The reduction of poverty in its various manifestations is at the heart of Ireland's programme of assistance to developing countries. All of Ireland Aid's activities are planned with reference to the impact that they are likely to have in this regard. In addition, the geographical focus of the programme is primarily on developing countries in Africa. Increased funding is being made available in 2002 for all subheads. Under the bilateral aid subhead, support is given to a wide range of activities which combat poverty and starvation, while assistance under the subhead for the work of NGOs at local level will increase by one third over 2001. Significantly increased funding is also [816] being set aside for humanitarian relief in respect of disasters world wide.
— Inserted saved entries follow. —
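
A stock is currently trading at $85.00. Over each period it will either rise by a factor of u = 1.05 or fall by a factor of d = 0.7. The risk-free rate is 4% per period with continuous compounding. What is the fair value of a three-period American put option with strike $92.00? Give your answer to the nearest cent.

$7.00

Risk-neutral probability p = (e^0.04 − 0.7)/(1.05 − 0.7) = 0.3408/0.3500 = 0.9737
Terminal stock prices: S_uuu = 98.4, S_uud = 65.6, S_udd = 43.73, S_ddd = 29.15
Terminal payoffs (K − S): max(-6.398, 0) = 0, max(26.4, 0) = 26.4, max(48.27, 0) = 48.27, max(62.85, 0) = 62.85
Node uu (S = 93.71): continuation = e^(−0.04)·[0.9737·0.0000 + 0.0263·26.4013] = 0.6660; exercise value = 0.0000 ≤ continuation, so V_uu = 0.6660
Node ud (S = 62.47): continuation = e^(−0.04)·[0.9737·26.4013 + 0.0263·48.2675] = 25.9176; exercise value = 29.5250 > continuation, so V_ud = 29.5250 (exercise)
Node dd (S = 41.65): continuation = e^(−0.04)·[0.9737·48.2675 + 0.0263·62.8450] = 46.7426; exercise value = 50.3500 > continuation, so V_dd = 50.3500 (exercise)
Node u (S = 89.25): continuation = e^(−0.04)·[0.9737·0.6660 + 0.0263·29.5250] = 1.3679; exercise value = 2.7500 > continuation, so V_u = 2.7500 (exercise)
Node d (S = 59.5): continuation = e^(−0.04)·[0.9737·29.5250 + 0.0263·50.3500] = 28.8926; exercise value = 32.5000 > continuation, so V_d = 32.5000 (exercise)
Node 0 (S = 85): continuation = e^(−0.04)·[0.9737·2.7500 + 0.0263·32.5000] = 3.3926; exercise value = 7.0000 > continuation, so V_0 = 7.0000 (exercise)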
Funding across the programme is allocated in a variety of ways. Support for the priority country programmes under the Bilateral Aid programme, for example, is channelled in the first instance through the Irish diplomatic missions in those countries. Funding for multilateral organisations is directed to the EU and various agencies of the United Nations. Support is made available to numerous NGOs either directly by the Development Co-operation Division in the form of block grants or co-financing of specific projects or via Irish diplomatic missions at local level.

My Department operates an extensive range of appraisal and evaluation mechanisms to ensure the effectiveness, sustainability and value for money of programmes supported. All budget lines are submitted for advance approval to an interdepartmental committee, on which the Department of Finance and other Departments interested in aid are represented. New proposals are approved in a three stage process which involves the use of independent consultants and with an interdepartmental committee as the final stage. Ireland Aid has an evaluation and audit unit which carries out an annual series of evaluations of various programmes and projects. The programme is subject to review by the OECD's Development Assistance Committee and my Department also participates in the system of public expenditure reviews co-ordinated through the Department of Finance.

Question No. 91 answered with Question No. 75.

Question No. 92 answered with Question No. 42.